Chilled Tomato Soup Udon

Nothing helps to beat the summer heat like a bowl of cold udon noodles! Substitute regular dashi with tomato juice for a healthy, umami-rich soup that will hit the spot!

Chilled Tomato Soup Udon
Photographed by HIDETOSHI HARA


Recipe by
Hiromitsu Nozaki

Easy

Vegetables

Rice & Noodles

Quick

310kcal

10minutes

Calorie count is per serving.

Ingredients (Serves 2)

  • 2 packs udon noodles (frozen)
  • 180 g tomatoes
  • 5 shiso leaves
  • 1/2 tbsp ginger (grated)
  • [A]

    • 200 ml tomato juice (with added salt)
    • 100 ml water
    • 1 1/3 tbsp soy sauce

Directions

1

Cut the stems from the tomatoes, then dice them into 1.5 cm cubes.
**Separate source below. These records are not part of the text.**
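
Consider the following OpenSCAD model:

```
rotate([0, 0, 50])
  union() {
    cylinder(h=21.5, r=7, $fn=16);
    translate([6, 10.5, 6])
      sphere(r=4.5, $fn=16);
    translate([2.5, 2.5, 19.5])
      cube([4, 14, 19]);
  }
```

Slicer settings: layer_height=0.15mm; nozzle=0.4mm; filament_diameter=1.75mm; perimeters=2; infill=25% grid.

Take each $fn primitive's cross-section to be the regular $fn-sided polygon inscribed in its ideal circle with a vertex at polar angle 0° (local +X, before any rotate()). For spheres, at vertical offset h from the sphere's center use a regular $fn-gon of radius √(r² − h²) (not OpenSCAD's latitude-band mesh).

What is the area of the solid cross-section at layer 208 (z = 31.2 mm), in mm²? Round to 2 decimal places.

56.00 mm²

At z = 31.2 mm: the cylinder is absent (z outside [0, 21.5]); the sphere at (6, 10.5) does not reach this height (|z−center|=25.200 > r=4.5); the cube at (2.5, 2.5) (footprint 4×14) is included at this height (area 56.00 mm²); Merging all regions: only the 4×14 cube at (2.5, 2.5) is present, so the union is just that shape — area = 56.00 mm²; (rotated 50° about Z; rotation is an isometry so areas/perimeters/island counts are preserved). Overall, the cross-section is a single solid region. Net area = 56.00 mm².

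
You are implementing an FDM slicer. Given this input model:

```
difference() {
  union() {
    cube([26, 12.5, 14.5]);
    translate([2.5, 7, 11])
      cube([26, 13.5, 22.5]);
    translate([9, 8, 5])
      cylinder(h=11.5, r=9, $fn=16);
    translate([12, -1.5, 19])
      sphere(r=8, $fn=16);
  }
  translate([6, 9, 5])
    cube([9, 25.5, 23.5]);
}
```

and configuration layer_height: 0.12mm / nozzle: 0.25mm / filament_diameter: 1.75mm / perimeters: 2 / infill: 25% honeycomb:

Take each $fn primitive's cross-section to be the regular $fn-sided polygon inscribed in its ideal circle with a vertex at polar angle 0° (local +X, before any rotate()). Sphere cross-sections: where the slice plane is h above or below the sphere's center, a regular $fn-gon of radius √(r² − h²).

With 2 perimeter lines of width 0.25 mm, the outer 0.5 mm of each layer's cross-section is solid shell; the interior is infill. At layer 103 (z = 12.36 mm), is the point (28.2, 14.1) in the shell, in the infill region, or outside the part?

shell

At z = 12.36 mm: the cube is present — its section is the full 26×12.5 rectangle; the 26×13.5 cube at (2.5, 7) contributes its full rectangle; the r=9 cylinder at (9, 8) contributes a regular 16-gon of circumradius 9; the r=8 sphere at (12, -1.5) contributes a regular 16-gon of circumradius √(8²−6.64²) = 4.462; Combining (union): the regions partially overlap (shared area 392.59 mm²), so overlapping operands fuse into one piece — 1 connected region; the cube at (6, 9) (footprint 9×25.5) is included at this height; Taking the first minus the rest: starting from that combined region, the 9×25.5 cube at (6, 9) partially overlaps it — only the 103.50 mm² overlap (of its 229.50 mm²) is removed, clipping the outline — 1 connected region. Overall, the cross-section is a single solid region. The nearest boundary edge runs (28.50, 20.50)→(28.50, 7.00); distance from the point to it = 0.30 mm. The point is inside the cross-section, 0.30 mm from the nearest boundary — within the 0.5 mm shell band (2 × 0.25).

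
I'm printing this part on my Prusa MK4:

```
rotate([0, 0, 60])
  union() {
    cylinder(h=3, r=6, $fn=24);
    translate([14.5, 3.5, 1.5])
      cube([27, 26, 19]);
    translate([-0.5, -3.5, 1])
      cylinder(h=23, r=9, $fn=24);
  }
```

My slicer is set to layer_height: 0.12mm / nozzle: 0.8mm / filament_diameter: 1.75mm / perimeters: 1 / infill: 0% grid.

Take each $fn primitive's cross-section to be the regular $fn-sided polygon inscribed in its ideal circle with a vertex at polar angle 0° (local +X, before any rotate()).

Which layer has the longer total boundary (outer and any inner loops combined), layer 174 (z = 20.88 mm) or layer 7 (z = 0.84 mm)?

Layer 174 (z = 20.88): the cylinder is not intersected at this z (z outside [0, 3]); the cube at (14.5, 3.5) does not reach this height (z outside [1.5, 20.5]); the r=9 cylinder at (-0.5, -3.5) gives a regular 24-gon of circumradius 9 (constant along its height) (perimeter = 2·24·9.000·sin(180°/24) = 56.39 mm); Merging all regions: only the r=9 cylinder at (-0.5, -3.5) is present, so the union is just that shape — boundary = 56.39 mm; (rotated 60° about Z; rotation is an isometry so areas/perimeters/island counts are preserved). So its perimeter = 56.39 mm. Layer 7 (z = 0.84): the r=6 cylinder contributes a regular 24-gon of circumradius 6 (perimeter = 2·24·6.000·sin(180°/24) = 37.59 mm); the cube at (14.5, 3.5) does not reach this height (z outside [1.5, 20.5]); the cylinder at (-0.5, -3.5) is absent (z outside [1, 24]); Merging all regions: only the r=6 cylinder is present, so the union is just that shape — boundary = 37.59 mm; (whole slice rotated 60° about Z — lengths, areas and connectivity unchanged). So its perimeter = 37.59 mm. Layer 174 is larger (56.39 vs 37.59 mm).

layer 174 (z = 20.88 mm)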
Combine with the ingredients listed under [A] to make the cold soup.

2

Thinly slice the shiso leaves, then place in water and drain.

3

Microwave the frozen udon noodles as indicated on the package, or cook in boiling water. Transfer to a strainer and rinse under cold water. Place in ice water to firm up the noodles, then drain.

4

Arrange the udon noodles in two separate bowls, and pour the tomato soup over top. Serve topped with the shiso leaves and grated ginger.